1. Practice Proper Ventilation
As simplistic as it may sound, opening your windows and keeping air vents unblocked is perhaps the easiest and most affordable way of improving your home’s indoor air quality. Perform a quick scan of your living space and remove any items, e.g., furniture that may be preventing optimal air circulation.
2. Clean And Change the HVAC Filters
Air-conditioning systems not only regulate your home’s temperature throughout the year but also filter out some air pollutants. Electrostatic filters are excellent at trapping airborne irritants, including dust that may have otherwise circulated through your home. However, after years of neglect, air filters eventually reach their limit and stop trapping air pollutants.
Regularly cleaning and replacing the HVAC filters can improve your home’s air quality, not to mention avoiding costly AC repairs. If changing the HVAC filters is too challenging for you, consider subscribing to an air conditioning service plan that offers regular filter changes.
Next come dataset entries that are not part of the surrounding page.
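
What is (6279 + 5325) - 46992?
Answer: -35388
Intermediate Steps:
(6279 + 5325) - 46992 = 11604 - 46992 = -35388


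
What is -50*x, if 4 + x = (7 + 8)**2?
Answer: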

3. Enforce Strict Bans on Indoor Smoking
Did you know that toxic tobacco particles can remain in the air for up to five hours within an enclosed space? Secondhand cigarette smoke carries at least 4000 chemicals, and recent research has proven that it increases the risk of developing cancer, SIDS (Sudden Infant Death Syndrome), asthma, and other respiratory infections.
Besides banning indoor smoking, avoid burning anything that emits carbon monoxide, especially for recreational purposes. Seemingly innocuous mood setters like candles and incense sticks emit carbon monoxide and fine particles that, needless to say, affect air purity. If you must use candles, opt for natural wax, e.g., beeswax, instead of paraffin wax that typically contains petroleum waste.
4. Keep Humidity to a Minimum
Since mold and dust mites thrive in heat and moisture, maintaining a 30% – 50% humidity level should keep most allergens at bay. While we do recommend investing in a dehumidifier, here are other relatively low-cost ways of reducing indoor moisture:
- Open the windows or turn on the exhaust fan when taking hot showers, cooking, or using the dishwasher.
- Grow plants that absorb humidity, such as Boston ferns.
- Fix any leakages.
Indoor air quality has become a topmost priority over the decades, given the vast amounts of time we spend within the confines of our homes. Maintaining proper indoor air quality is, now more than ever, a necessity rather than an option.